For purification of histidine tagged ChoD, the cells were suspended in 3 mL wash buffer (K2HPO4 50 mM, imidazole 5 mM, NaCl 50 mM, 10% glycerol) per gram of cells. The cells were sonicated with a cycle of 11 s of sonication and 40 s of rest on ice. The cycle was repeated 13 times (Sonicator MSE soniprep 150 with max amplitude). 1% of Triton X-100 was added after sonication to the supernatant. Samples were centrifuged 19,000 × g at 4 °C for 30 minutes and the supernatant was collected. The supernatant was mixed with 1 mL of TALON affinity resin (GE healthcare) and it was gently shaken for 60 minutes. The resin was washed with 5 mL of wash buffer and the protein was eluted with 2.5 mL of elution buffer (K2HPO4 50 mM, imidazole 250 mM, NaCl 50 mM, 10% glycerol). The buffer was changed to storage buffer (K2HPO4 50 mM, NaCl 50 mM, 10% glycerol) using a PD-10-column following manufacturer’s instructions. Finally, the glycerol concentration was increased to 40% and purified ChoD was stored at −20 °C. Purified ChoD was evaluated by SDS-PAGE 10%.

Analysis of cholesterol oxidase activity and enzyme kinetics

ChoD activity was measured spectrophotometrically by the modified method of Sasaki et al. The stoichiometric formation of H2O2 during the oxidation reaction of cholesterol was monitored with ABTS (2,2′-azino-bis(3-ethylbenzthiazoline-6-sulfonic acid)) at 405 nm. To determine the cell-bound ChoD, cultures were centrifuged at 15,000 × g for 10 min. The cell pellet was resuspended in extraction buffer (0.15% Tween 80 in 50 mM phosphate buffer solution) and mixed for 30 minutes at 24 °C. The suspension was centrifuged at 15,000 × g and ChoD activity was measured from the supernatant. The activity assay mixture contained 120 μL Triton X-100 (0.05%) in 50 mM sodium-potassium phosphate buffer (pH 7), 10 μL ABTS (9.1 mM in MQ H2O), 2.5 μL cholesterol in ethanol (1 mg/mL), 1.5 μL horseradish peroxidase solution (150 U/mL) and 20 μL of the extract preparation in a total volume of 154 μL. The spectrophotometric cholesterol activity assay was carried out in a 96-well plate. One unit of enzyme was defined as the amount of enzyme that forms 1 μmol of H2O2 per minute at pH 7.0 and 27 °C.

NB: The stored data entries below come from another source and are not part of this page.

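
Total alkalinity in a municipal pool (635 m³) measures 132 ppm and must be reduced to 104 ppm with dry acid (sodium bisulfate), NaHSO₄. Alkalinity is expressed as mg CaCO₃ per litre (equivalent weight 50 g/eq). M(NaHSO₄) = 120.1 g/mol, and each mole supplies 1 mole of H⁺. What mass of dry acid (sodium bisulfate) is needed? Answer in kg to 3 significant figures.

Volume: 635 m³ = 635,000 L.
Alkalinity to neutralize: (132 − 104) = 28 mg/L as CaCO₃ × 635,000 L = 17,780 g as CaCO₃.
Equivalents of H⁺ required: 17,780 ÷ 50 g/eq = 355.6 eq = 355.6 mol NaHSO₄.
Mass of NaHSO₄: 355.6 × 120.1 = 42,710 g.

42.7 kg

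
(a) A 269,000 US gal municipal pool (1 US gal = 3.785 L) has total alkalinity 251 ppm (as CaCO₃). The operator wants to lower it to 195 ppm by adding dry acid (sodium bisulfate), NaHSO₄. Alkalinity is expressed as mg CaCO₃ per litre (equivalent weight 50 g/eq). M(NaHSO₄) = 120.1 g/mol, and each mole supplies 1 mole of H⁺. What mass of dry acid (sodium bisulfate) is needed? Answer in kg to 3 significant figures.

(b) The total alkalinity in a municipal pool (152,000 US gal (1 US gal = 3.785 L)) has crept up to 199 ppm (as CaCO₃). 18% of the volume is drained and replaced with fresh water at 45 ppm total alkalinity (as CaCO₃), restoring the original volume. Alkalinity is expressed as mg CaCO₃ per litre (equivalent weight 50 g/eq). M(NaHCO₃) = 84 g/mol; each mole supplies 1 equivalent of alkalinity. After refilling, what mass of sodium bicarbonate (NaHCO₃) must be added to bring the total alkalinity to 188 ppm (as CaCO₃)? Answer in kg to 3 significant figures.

(a) 137 kg; (b) 16.2 kg

(a) Volume: 269,000 US gal × 3.785 L/gal = 1,018,165 L.
(a) Alkalinity to neutralize: (251 − 195) = 56 mg/L as CaCO₃ × 1,018,165 L = 57,020 g as CaCO₃.
(a) Equivalents of H⁺ required: 57,020 ÷ 50 g/eq = 1140 eq = 1140 mol NaHSO₄.
(a) Mass of NaHSO₄: 1140 × 120.1 = 137,000 g.

(b) Volume: 152,000 US gal × 3.785 L/gal = 575,320 L.
(b) After draining 18% and refilling: 199 × 0.82 + 45 × 0.18 = 171.28 ppm.
(b) Deficit to target: 188 − 171.28 = 16.72 mg/L.
(b) As CaCO₃: 16.72 mg/L × 575,320 L = 9619 g; ÷ 50 g/eq ÷ 1 = 192.4 mol NaHCO₃.
(b) Mass: 192.4 × 84 = 16,160 g.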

ChoD optimal activity for various pH levels was determined as above with only changes in the buffer as needed for specific pH tests as follows: 50 mM citrate buffer (pH 4–5), 50 mM potassium phosphate buffer (pH 6–7), and 50 mM Tris-HCl buffer (pH 8–9). For optimal temperature activity, temperatures between 25 and 75 °C were obtained using heat blocks. Each condition was tested in triplicates.

For analysis of enzyme kinetics, 8.4 nM ChoD was utilized to probe reaction velocities with eight substrate concentrations ranging between 4–168 µM cholesterol in triplicates. The initial rate of the reaction was calculated from derivatives of progression curves (six initial measurement points over 25 s) and referenced to a H2O2 standard curve.